Unlike other financial regulators (such as the SEC or the FCA), the German Financial Regulator BaFin (Bundesanstalt für Finanzdienstleistungsaufsicht) has not specifically addressed regulatory requirements for ICOs. However BaFin has assessed questions related to the regulatory classification of virtual currencies, generally, on various occasions and has published a number of articles on its website. As a general matter the use of the virtual currency is not subject to an authorization requirement in and of itself because it is simply a form of technology. However, according to BaFin, depending on the business model or business activities associated with the use of blockchain technology, an authorization may be required.
With regard to virtual currencies, BaFin has classified bitcoins as being “units of accounts” (Rechnungseinheiten), similar to IMF special drawing rights, and hence as “financial instruments” and has stated that this classification applies to all virtual currencies. The fact that virtual currencies are created through a decentralized open source technology, and no central issuer exists, is not relevant in this respect. By contrast, bitcoins are not legal tender and therefore are not currencies, foreign notes or coins.
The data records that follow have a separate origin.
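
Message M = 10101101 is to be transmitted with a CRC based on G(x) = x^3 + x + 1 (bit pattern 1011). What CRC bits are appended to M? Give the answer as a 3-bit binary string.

000

Append 3 zeros: 10101101000. Divide by 1011 (XOR where the leading bit is 1):
  pos 0: 1010 XOR 1011 = 0001
  pos 3: 1110 XOR 1011 = 0101
  pos 4: 1011 XOR 1011 = 0000
Remainder (last 3 bits) = 000. This is the CRC / FCS.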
The situation is different for digital means of payment which are backed by a central entity that issues and manages the units. Such companies usually carry out e-money business pursuant the German payment services supervisory act. Operators of platforms that act as “currency exchanges” offering to exchange legal tenders (“fiat currency”) against virtual (crypto) currencies (or such currencies against legal tenders), depending on the respective business model, carry out financial services or banking business. And, if such platform operators also target German customers, they will require a financial services or banking license. BaFin recently issued a cease and desist order against a Spanish entity that operated a trading platform where bitcoins and other instruments were traded. Since the operator of the platform purchased and sold the bitcoins in its own name but for the account of customers, the service qualified as a financial commission business which is considered a banking business and which was subject to an authorization by BaFin.
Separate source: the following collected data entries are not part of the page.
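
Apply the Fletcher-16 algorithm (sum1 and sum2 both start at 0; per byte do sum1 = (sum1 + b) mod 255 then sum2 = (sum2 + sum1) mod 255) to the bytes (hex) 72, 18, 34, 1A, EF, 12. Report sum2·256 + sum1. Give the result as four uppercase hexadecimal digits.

Running sums (mod 255):
  after byte 0 (72): sum1=114, sum2=114
  after byte 1 (18): sum1=138, sum2=252
  after byte 2 (34): sum1=190, sum2=187
  after byte 3 (1A): sum1=216, sum2=148
  after byte 4 (EF): sum1=200, sum2=93
  after byte 5 (12): sum1=218, sum2=56
Checksum = sum2·256 + sum1 = 56·256 + 218 = 14554 = 0x38DA.

38DA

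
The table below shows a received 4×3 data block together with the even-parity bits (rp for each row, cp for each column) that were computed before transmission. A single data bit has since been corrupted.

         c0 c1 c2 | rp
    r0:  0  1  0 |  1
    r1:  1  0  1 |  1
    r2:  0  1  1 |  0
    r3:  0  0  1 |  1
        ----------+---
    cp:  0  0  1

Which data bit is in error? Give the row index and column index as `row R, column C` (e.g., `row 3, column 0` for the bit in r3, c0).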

As noted above, there is no guidance from BaFin related to ICOs, However based on BaFin’s general interpretation and regulatory classification of bitcoins and of the blockchain technology, and depending on the characteristics of the tokens issued under an ICO, the offering could be subject to an authorization under the German banking act, the securities trading act, the investment code, the securities prospectus act or the payment services supervisory act. If, however, as with some recent ICOs, no freely transferable instruments are issued to investors, but only notional “tokens” are recorded in a blockchain ledger (and which do not create or represent rights in a company or in another financial instrument), no securities prospectus should be required if such ICO is targeting German investors. Furthermore, German product intervention rules may be applied by BaFin (e.g., in the interest of investor protection concerns to ban or restrict the offering of such investments). In any event, the use of the blockchain technology and the specific business model or offering would need to be assessed against the applicable German regulatory framework. Also, the German tax treatment of transactions within a blockchain ledger is still evolving.